Connecticut becomes first state to reach 50% of adults fully vaccinated against COVID-19


HARTFORD, Conn. (WTNH/WWLP) – Governor Ned Lamont announced Monday that Connecticut has become the first state in the nation to reach full COVID-19 vaccination for 50 percent of all adults.

The governor reported that as of Monday, 1,912,581 residents had received at least their first dose of the coronavirus vaccine, which is nearly 70 percent of the adult population in the state. He also reported that 1,393,894 have been fully vaccinated which is about 50 percent of the adult population.

Approximately 3,192,560 doses have been administered since the vaccine became available. In a tweet, Gov. Lamont congratulated those who have chosen to receive the vaccine.

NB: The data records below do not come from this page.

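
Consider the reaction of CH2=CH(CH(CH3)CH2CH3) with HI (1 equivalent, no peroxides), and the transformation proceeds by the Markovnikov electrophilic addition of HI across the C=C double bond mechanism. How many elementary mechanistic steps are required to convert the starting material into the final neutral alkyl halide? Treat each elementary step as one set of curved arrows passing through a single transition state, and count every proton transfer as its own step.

Step 1: The π electrons of the C=C bond attack a proton of HI; Markovnikov addition places the new C–H on the less-substituted alkene carbon, so the positive charge ends up on the more-substituted carbon — a secondary carbocation. The H–I bond breaks heterolytically, releasing I⁻.
Step 2: Carbocation rearrangement: a 1,2-hydride shift from the adjacent sec-butyl carbon converts the initially-formed secondary cation into the more stable tertiary cation.
Step 3: The I⁻ anion donates a lone pair to the carbocation, forming the new C–I σ-bond and giving the neutral alkyl halide.
Total: 3 elementary steps.

3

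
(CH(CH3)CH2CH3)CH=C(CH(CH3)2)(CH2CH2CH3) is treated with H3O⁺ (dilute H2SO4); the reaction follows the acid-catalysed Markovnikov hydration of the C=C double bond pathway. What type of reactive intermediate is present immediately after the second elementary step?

oxonium ion

Step 1: The π electrons of the C=C bond attack a proton of H3O⁺; Markovnikov addition places the new C–H on the less-substituted alkene carbon, so the positive charge ends up on the more-substituted carbon — a tertiary carbocation. H2O is released.
Step 2: Water acts as the nucleophile: an oxygen lone pair bonds to the cationic carbon, giving an oxonium-ion intermediate.
After step 2 the species present is an oxonium ion.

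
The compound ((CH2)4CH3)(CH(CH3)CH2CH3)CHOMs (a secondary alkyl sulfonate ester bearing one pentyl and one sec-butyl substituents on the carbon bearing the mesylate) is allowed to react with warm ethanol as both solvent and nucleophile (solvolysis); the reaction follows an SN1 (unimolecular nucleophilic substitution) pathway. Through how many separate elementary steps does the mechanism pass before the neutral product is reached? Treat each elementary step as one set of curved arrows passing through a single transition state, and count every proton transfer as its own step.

4

Step 1: Unassisted departure of MsO⁻ (taking the C–O bonding pair) generates a secondary carbocation.
Step 2: A 1,2-hydride shift from the adjacent sec-butyl carbon moves the positive charge from the secondary centre to an adjacent carbon, generating a more stable tertiary carbocation.
Step 3: Nucleophilic capture: the oxygen of CH3CH2OH bonds to the cationic carbon, producing an oxonium-ion intermediate.
Step 4: Proton transfer from the O–H of the oxonium ion to a solvent molecule delivers the neutral ether.
Total: 4 elementary steps.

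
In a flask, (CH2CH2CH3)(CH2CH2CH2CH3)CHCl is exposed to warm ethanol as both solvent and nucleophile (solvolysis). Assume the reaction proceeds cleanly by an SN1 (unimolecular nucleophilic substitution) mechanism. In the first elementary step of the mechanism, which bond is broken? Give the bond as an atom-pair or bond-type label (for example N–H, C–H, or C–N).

C–Cl

Step 1: Ionisation: the C–Cl σ-bond cleaves heterolytically; both bonding electrons depart with Cl⁻, leaving a secondary carbocation at the α-carbon.
The bond broken in this step is the C–Cl bond.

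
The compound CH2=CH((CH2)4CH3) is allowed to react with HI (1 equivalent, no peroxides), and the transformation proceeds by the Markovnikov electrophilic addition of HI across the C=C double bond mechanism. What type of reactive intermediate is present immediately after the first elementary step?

Step 1: The π electrons of the C=C bond attack a proton of HI; Markovnikov addition places the new C–H on the less-substituted alkene carbon, so the positive charge ends up on the more-substituted carbon — a secondary carbocation. The H–I bond breaks heterolytically, releasing I⁻.
After step 1 the species present is a secondary carbocation.

secondary carbocation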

Connecticut’s vaccine rollout plan was based on age, so a larger number of people were eligible before Massachusetts residents were, and many jumped at the opportunity.

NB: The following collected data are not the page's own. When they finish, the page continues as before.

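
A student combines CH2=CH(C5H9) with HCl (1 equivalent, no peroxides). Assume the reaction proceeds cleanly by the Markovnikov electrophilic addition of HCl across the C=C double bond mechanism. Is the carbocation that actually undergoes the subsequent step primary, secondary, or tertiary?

tertiary

Step 1: The π electrons of the C=C bond attack a proton of HCl; Markovnikov addition places the new C–H on the less-substituted alkene carbon, so the positive charge ends up on the more-substituted carbon — a secondary carbocation. The H–Cl bond breaks heterolytically, releasing Cl⁻.
Step 2: A 1,2-hydride shift from the adjacent cyclopentyl carbon moves the positive charge from the secondary centre to an adjacent carbon, generating a more stable tertiary carbocation.
The cation rearranges from secondary to tertiary via a 1,2-hydride shift from the adjacent cyclopentyl carbon; the tertiary cation is what reacts next.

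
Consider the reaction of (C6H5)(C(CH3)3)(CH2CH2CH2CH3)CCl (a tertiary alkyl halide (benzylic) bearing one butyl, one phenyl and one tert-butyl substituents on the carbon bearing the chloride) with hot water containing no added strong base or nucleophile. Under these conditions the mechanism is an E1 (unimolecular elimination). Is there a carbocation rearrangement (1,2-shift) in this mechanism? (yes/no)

no

The first-formed carbocation is tertiary.
No single 1,2-shift to an adjacent carbon would produce a more-substituted cation than the one already present, so no rearrangement occurs.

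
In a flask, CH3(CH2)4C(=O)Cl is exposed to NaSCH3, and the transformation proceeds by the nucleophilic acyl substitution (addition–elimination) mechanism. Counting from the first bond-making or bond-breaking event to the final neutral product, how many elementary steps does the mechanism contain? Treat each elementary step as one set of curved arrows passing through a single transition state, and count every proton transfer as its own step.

2

Step 1: Nucleophilic addition of CH3S⁻ to the acyl carbon breaks the π(C=O) bond and yields a tetrahedral, anionic intermediate.
Step 2: An oxygen lone pair re-forms the C=O π bond as the C–Cl σ-bond breaks; Cl⁻ is expelled.
Total: 2 elementary steps.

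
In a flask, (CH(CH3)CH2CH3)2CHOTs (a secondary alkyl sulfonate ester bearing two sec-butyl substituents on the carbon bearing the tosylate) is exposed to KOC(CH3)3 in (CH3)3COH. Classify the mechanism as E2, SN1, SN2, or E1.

Conditions: a strong/bulky base with a secondary substrate bearing a β-hydrogen.
These conditions are the textbook signature of the E2 pathway.
A strong (often hindered) base removes a β-H in concert with loss of the leaving group — bimolecular elimination.

E2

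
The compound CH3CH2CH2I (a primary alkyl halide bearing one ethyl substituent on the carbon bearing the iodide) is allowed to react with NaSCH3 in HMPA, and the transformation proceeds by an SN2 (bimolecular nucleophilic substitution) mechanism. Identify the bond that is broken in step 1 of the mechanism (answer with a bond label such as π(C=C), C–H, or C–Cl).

Step 1: Backside attack by CH3S⁻ on the carbon bearing the iodide: the new C–S bond forms as the C–I bond breaks, with Walden inversion at carbon.
The bond broken in this step is the C–I bond.

C–I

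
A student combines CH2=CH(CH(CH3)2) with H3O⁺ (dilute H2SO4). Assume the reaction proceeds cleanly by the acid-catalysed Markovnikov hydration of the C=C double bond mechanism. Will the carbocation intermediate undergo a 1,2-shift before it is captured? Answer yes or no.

yes

The first-formed carbocation is secondary.
The adjacent isopropyl carbon already bears 2 other carbon substituents and has a hydrogen to migrate; after a 1,2-hydride shift from that carbon the positive charge sits on a tertiary centre.
Tertiary is more stable than secondary, so the shift occurs.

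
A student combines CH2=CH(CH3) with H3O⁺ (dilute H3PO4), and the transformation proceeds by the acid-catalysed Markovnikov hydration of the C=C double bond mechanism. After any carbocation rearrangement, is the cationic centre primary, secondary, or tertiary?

secondary

Step 1: Protonation of the alkene by H3O⁺: the π bond acts as the nucleophile and picks up H⁺, giving the more stable (Markovnikov) secondary carbocation. H2O is released.
No single 1,2-shift to an adjacent carbon would give a more-substituted cation, so no rearrangement occurs.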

“I think it’s the right thing to do,” Paul Kappa of Enfield said. “It’s a true patriotic thing to do is to protect Americans and by me being vaccinated I help my fellow Americans.”

Massachusetts does have one thing in common with its neighboring state. A drop-off in vaccinations, and because of this Connecticut is also shifting its efforts and focusing on smaller, community-based sites.

“We will be closing four of the seven mass vaccination sites by the end of June,” Governor Baker said. “We are confident we can find more ways to offer vaccines to everyone who wants one in a smaller more targeted approach.”

Governor Baker added that by June, 4.1 million Massachusetts residents will be vaccinated. That number was originally expected to be reached by August.

If that number stays true, that will be over 50 percent of the population.